The first possible explanation would be mathematical. If our event dropout rate was not uniform over the four grades, that could explain it. Generally, a higher early dropout rate would make our expected graduation rate be too low, while a higher late dropout rate makes expected graduation rate be too high.*
The second possible explanation could be temporal. If dropout rates had plummeted just before the study began(or went through some odd cyclic pattern and happened to be in a low-year in 2006), this could explain it as well. But to make a significant difference, event dropout rates would have literally had to be cut in half from one year to the next; such an educational miracle would have attracted significantly more attention (and, in fact, you’re free to check older dropout rate data as well; it stays in the same general range for immediately preceding years).
Digging around on the internet, I’ve found literally dozens of sources acknowledging that cohort graduation rates are much lower than would be suggested by event dropout. I found none explaining why (maybe it’s just obvious to everyone in the field), but my best guess is that it has to do with how dropout is defined. A student who goes back to repeat 10th grade can hardly be said to have “dropped out,” but at the same time they will not be counted as a graduate in the cohort graduation rate (which is determined by those who graduate within 4 years).
It may not be a neat mathematical “paradox” like the relative test scores in WI and TX, but it provides a nice illustration of the risks in recklessly mixing apparently equivalent statistics which are derived from distinct sources.
To make things even more confusing, there are literally dozens of different definitions of what “drop out” means, as well as a third common rate cited when considering graduation rates.
*The math is straightforward but tedious.
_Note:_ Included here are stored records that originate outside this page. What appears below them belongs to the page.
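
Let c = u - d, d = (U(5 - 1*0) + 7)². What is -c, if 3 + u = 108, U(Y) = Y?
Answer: 39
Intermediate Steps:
u = 105 (u = -3 + 108 = 105)
d = 144 (d = ((5 - 1*0) + 7)² = ((5 + 0) + 7)² = (5 + 7)² = 12² = 144)
c = -39 (c = 105 - 1*144 = 105 - 144 = -39)
-c = -1*(-39) = 39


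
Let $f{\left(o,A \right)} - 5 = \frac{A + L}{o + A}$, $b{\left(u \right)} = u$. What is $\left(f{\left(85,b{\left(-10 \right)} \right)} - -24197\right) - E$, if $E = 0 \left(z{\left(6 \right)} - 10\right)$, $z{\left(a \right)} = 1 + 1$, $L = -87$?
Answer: $\frac{1815053}{75} \approx 24201.0$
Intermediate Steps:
$z{\left(a \right)} = 2$
$f{\left(o,A \right)} = 5 + \frac{-87 + A}{A + o}$ ($f{\left(o,A \right)} = 5 + \frac{A - 87}{o + A} = 5 + \frac{-87 + A}{A + o}$)
$E = 0$ ($E = 0 \left(2 - 10\right) = 0 \left(-8\right) = 0$)
$\left(f{\left(85,b{\left(-10 \right)} \right)} - -24197\right) - E = \left(\frac{-87 + 5 \cdot 85 + 6 \left(-10\right)}{-10 + 85} - -24197\right) - 0 = \left(\frac{-87 + 425 - 60}{75} + 24197\right) + 0 = \left(\frac{1}{75} \cdot 278 + 24197\right) + 0 = \left(\frac{278}{75} + 24197\right) + 0 = \frac{1815053}{75} + 0 = \frac{1815053}{75}$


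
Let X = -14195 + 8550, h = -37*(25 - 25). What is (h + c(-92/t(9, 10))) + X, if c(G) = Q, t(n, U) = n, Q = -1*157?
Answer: -5802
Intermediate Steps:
Q = -157
h = 0 (h = -37*0 = 0)
c(G) = -157
X = -5645
(h + c(-92/t(9, 10))) + X = (0 - 157) - 5645 = -157 - 5645 = -5802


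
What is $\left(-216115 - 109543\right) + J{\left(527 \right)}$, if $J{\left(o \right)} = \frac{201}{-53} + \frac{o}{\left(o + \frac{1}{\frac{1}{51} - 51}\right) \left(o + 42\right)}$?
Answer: $- \frac{791541736385175}{2430563729} \approx -3.2566 \cdot 10^{5}$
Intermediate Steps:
$J{\left(o \right)} = - \frac{201}{53} + \frac{o}{\left(42 + o\right) \left(- \frac{51}{2600} + o\right)}$ ($J{\left(o \right)} = 201 \left(- \frac{1}{53}\right) + \frac{o}{\left(o + \frac{1}{\frac{1}{51} - 51}\right) \left(42 + o\right)} = - \frac{201}{53} + \frac{o}{\left(o + \frac{1}{- \frac{2600}{51}}\right) \left(42 + o\right)} = - \frac{201}{53} + \frac{o}{\left(o - \frac{51}{2600}\right) \left(42 + o\right)} = - \frac{201}{53} + \frac{o}{\left(- \frac{51}{2600} + o\right) \left(42 + o\right)} = - \frac{201}{53} + \frac{o}{\left(42 + o\right) \left(- \frac{51}{2600} + o\right)}$)
$\left(-216115 - 109543\right) + J{\left(527 \right)} = \left(-216115 - 109543\right) + \frac{430542 - 11489205523 - 522600 \cdot 527^{2}}{53 \left(-2142 + 2600 \cdot 527^{2} + 109149 \cdot 527\right)} = -325658 + \frac{430542 - 11489205523 - 145141175400}{53 \left(-2142 + 2600 \cdot 277729 + 57521523\right)} = -325658 + \frac{430542 - 11489205523 - 145141175400}{53 \left(-2142 + 722095400 + 57521523\right)} = -325658 + \frac{1}{53} \cdot \frac{1}{779614781} \left(-156629950381\right) = -325658 - \frac{9213526493}{2430563729} = - \frac{791541736385175}{2430563729}$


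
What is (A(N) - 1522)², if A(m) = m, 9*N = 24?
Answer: 20775364/9 ≈ 2.3084e+6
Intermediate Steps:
N = 8/3 (N = (⅑)*24 = 8/3 ≈ 2.6667)
(A(N) - 1522)² = (8/3 - 1522)² = (-4558/3)² = 20775364/9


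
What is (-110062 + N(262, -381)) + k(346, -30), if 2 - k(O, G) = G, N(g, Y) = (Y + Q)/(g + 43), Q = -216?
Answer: -33559747/305 ≈ -1.1003e+5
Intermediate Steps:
N(g, Y) = (-216 + Y)/(43 + g) (N(g, Y) = (Y - 216)/(g + 43) = (-216 + Y)/(43 + g))
k(O, G) = 2 - G
(-110062 + N(262, -381)) + k(346, -30) = (-110062 + (-216 - 381)/(43 + 262)) + (2 - 1*(-30)) = (-110062 - 597/305) + (2 + 30) = (-110062 + (1/305)*(-597)) + 32 = (-110062 - 597/305) + 32 = -33569507/305 + 32 = -33559747/305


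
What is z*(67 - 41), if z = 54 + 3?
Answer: 1482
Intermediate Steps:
z = 57
z*(67 - 41) = 57*(67 - 41) = 57*26 = 1482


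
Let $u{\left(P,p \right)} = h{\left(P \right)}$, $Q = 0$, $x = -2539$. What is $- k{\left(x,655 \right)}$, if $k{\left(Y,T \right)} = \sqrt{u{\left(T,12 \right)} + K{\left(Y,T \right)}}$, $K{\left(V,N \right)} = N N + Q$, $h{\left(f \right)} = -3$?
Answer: $- \sqrt{429022} \approx -655.0$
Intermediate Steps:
$u{\left(P,p \right)} = -3$
$K{\left(V,N \right)} = N^{2}$ ($K{\left(V,N \right)} = N N + 0 = N^{2} + 0 = N^{2}$)
$k{\left(Y,T \right)} = \sqrt{-3 + T^{2}}$
$- k{\left(x,655 \right)} = - \sqrt{-3 + 655^{2}} = - \sqrt{-3 + 429025} = - \sqrt{429022}$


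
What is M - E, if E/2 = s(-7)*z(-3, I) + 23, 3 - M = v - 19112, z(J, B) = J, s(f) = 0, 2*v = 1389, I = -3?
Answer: 36749/2 ≈ 18375.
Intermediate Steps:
v = 1389/2 (v = (½)*1389 = 1389/2 ≈ 694.50)
M = 36841/2 (M = 3 - (1389/2 - 19112) = 3 - 1*(-36835/2) = 3 + 36835/2 = 36841/2 ≈ 18421.)
E = 46 (E = 2*(0*(-3) + 23) = 2*(0 + 23) = 2*23 = 46)
M - E = 36841/2 - 1*46 = 36841/2 - 46 = 36749/2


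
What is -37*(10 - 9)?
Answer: -37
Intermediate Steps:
-37*(10 - 9) = -37*1 = -37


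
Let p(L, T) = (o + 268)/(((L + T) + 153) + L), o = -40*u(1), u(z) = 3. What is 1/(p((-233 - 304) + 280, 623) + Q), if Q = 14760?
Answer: 131/1933634 ≈ 6.7748e-5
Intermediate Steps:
o = -120 (o = -40*3 = -120)
p(L, T) = 148/(153 + T + 2*L) (p(L, T) = (-120 + 268)/(((L + T) + 153) + L) = 148/((153 + L + T) + L) = 148/(153 + T + 2*L))
1/(p((-233 - 304) + 280, 623) + Q) = 1/(148/(153 + 623 + 2*((-233 - 304) + 280)) + 14760) = 1/(148/(153 + 623 + 2*(-537 + 280)) + 14760) = 1/(148/(153 + 623 + 2*(-257)) + 14760) = 1/(148/(153 + 623 - 514) + 14760) = 1/(148/262 + 14760) = 1/(148*(1/262) + 14760) = 1/(74/131 + 14760) = 1/(1933634/131) = 131/1933634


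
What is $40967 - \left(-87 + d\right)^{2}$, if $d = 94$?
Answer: $40918$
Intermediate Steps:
$40967 - \left(-87 + d\right)^{2} = 40967 - \left(-87 + 94\right)^{2} = 40967 - 7^{2} = 40967 - 49 = 40918$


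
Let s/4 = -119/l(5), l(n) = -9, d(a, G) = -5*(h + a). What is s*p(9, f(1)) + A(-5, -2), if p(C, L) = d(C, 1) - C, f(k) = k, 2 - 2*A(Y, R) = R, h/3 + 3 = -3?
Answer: 1906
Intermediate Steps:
h = -18 (h = -9 + 3*(-3) = -9 - 9 = -18)
A(Y, R) = 1 - R/2
d(a, G) = 90 - 5*a (d(a, G) = -5*(-18 + a) = 90 - 5*a)
p(C, L) = 90 - 6*C (p(C, L) = (90 - 5*C) - C = 90 - 6*C)
s = 476/9 (s = 4*(-119/(-9)) = 4*(-119*(-⅑)) = 4*(119/9) = 476/9 ≈ 52.889)
s*p(9, f(1)) + A(-5, -2) = 476*(90 - 6*9)/9 + (1 - ½*(-2)) = 476*(90 - 54)/9 + (1 + 1) = (476/9)*36 + 2 = 1904 + 2 = 1906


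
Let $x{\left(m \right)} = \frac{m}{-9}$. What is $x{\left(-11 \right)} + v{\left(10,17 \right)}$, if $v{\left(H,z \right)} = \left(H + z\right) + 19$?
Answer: $\frac{425}{9} \approx 47.222$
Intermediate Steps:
$v{\left(H,z \right)} = 19 + H + z$
$x{\left(m \right)} = - \frac{m}{9}$ ($x{\left(m \right)} = m \left(- \frac{1}{9}\right) = - \frac{m}{9}$)
$x{\left(-11 \right)} + v{\left(10,17 \right)} = \left(- \frac{1}{9}\right) \left(-11\right) + \left(19 + 10 + 17\right) = \frac{11}{9} + 46 = \frac{425}{9}$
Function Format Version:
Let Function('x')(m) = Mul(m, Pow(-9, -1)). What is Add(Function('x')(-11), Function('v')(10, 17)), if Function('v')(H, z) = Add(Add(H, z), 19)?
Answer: Rational(425, 9) ≈ 47.222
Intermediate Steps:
Function('v')(H, z) = Add(19, H, z)
Function('x')(m) = Mul(Rational(-1, 9), m) (Function('x')(m) = Mul(m, Rational(-1, 9)) = Mul(Rational(-1, 9), m))
Add(Function('x')(-11), Function('v')(10, 17)) = Add(Mul(Rational(-1, 9), -11), Add(19, 10, 17)) = Add(Rational(11, 9), 46) = Rational(425, 9)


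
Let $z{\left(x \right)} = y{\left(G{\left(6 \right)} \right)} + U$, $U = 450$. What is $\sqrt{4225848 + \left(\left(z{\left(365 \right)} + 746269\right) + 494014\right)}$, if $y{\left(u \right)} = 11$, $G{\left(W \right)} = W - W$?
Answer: $4 \sqrt{341662} \approx 2338.1$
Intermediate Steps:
$G{\left(W \right)} = 0$
$z{\left(x \right)} = 461$ ($z{\left(x \right)} = 11 + 450 = 461$)
$\sqrt{4225848 + \left(\left(z{\left(365 \right)} + 746269\right) + 494014\right)} = \sqrt{4225848 + \left(\left(461 + 746269\right) + 494014\right)} = \sqrt{4225848 + \left(746730 + 494014\right)} = \sqrt{4225848 + 1240744} = \sqrt{5466592} = 4 \sqrt{341662}$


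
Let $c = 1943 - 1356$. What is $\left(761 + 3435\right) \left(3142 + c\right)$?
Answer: $15646884$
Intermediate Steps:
$c = 587$ ($c = 1943 - 1356 = 587$)
$\left(761 + 3435\right) \left(3142 + c\right) = \left(761 + 3435\right) \left(3142 + 587\right) = 4196 \cdot 3729 = 15646884$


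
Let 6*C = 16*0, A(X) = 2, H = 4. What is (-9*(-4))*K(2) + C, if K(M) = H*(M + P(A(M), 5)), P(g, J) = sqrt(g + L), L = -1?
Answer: 432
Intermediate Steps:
C = 0 (C = (16*0)/6 = (1/6)*0 = 0)
P(g, J) = sqrt(-1 + g) (P(g, J) = sqrt(g - 1) = sqrt(-1 + g))
K(M) = 4 + 4*M (K(M) = 4*(M + sqrt(-1 + 2)) = 4*(M + sqrt(1)) = 4*(M + 1) = 4*(1 + M) = 4 + 4*M)
(-9*(-4))*K(2) + C = (-9*(-4))*(4 + 4*2) + 0 = 36*(4 + 8) + 0 = 36*12 + 0 = 432 + 0 = 432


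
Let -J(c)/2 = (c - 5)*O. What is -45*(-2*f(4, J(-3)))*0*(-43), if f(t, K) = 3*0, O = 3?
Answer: 0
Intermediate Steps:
J(c) = 30 - 6*c (J(c) = -2*(c - 5)*3 = -2*(-5 + c)*3 = -2*(-15 + 3*c) = 30 - 6*c)
f(t, K) = 0
-45*(-2*f(4, J(-3)))*0*(-43) = -45*(-2*0)*0*(-43) = -0*0*(-43) = -45*0*(-43) = 0*(-43) = 0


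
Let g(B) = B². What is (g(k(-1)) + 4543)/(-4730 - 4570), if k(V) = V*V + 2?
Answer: -1138/2325 ≈ -0.48946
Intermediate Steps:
k(V) = 2 + V² (k(V) = V² + 2 = 2 + V²)
(g(k(-1)) + 4543)/(-4730 - 4570) = ((2 + (-1)²)² + 4543)/(-4730 - 4570) = ((2 + 1)² + 4543)/(-9300) = (3² + 4543)*(-1/9300) = (9 + 4543)*(-1/9300) = 4552*(-1/9300) = -1138/2325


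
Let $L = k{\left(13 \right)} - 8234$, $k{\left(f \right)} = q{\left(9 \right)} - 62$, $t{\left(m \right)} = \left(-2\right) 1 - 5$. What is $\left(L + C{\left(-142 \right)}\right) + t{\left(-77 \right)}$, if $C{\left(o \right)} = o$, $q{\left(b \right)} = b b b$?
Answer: $-7716$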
Simply set up a system of four variables (a, b, c, d) representing the event dropout rate for each grade. Note that the population P of students in each grade is a function of the dropout rate for the previous grade – P(10) = P(9)*(1-a), P(11) = P(10)*(1-b), so forth. The overall event dropout rate is the population-weighted average of a, b, c, and d. It is then straightforward to show that if a > b > c > d, using the “average” event dropout will overestimate total dropouts.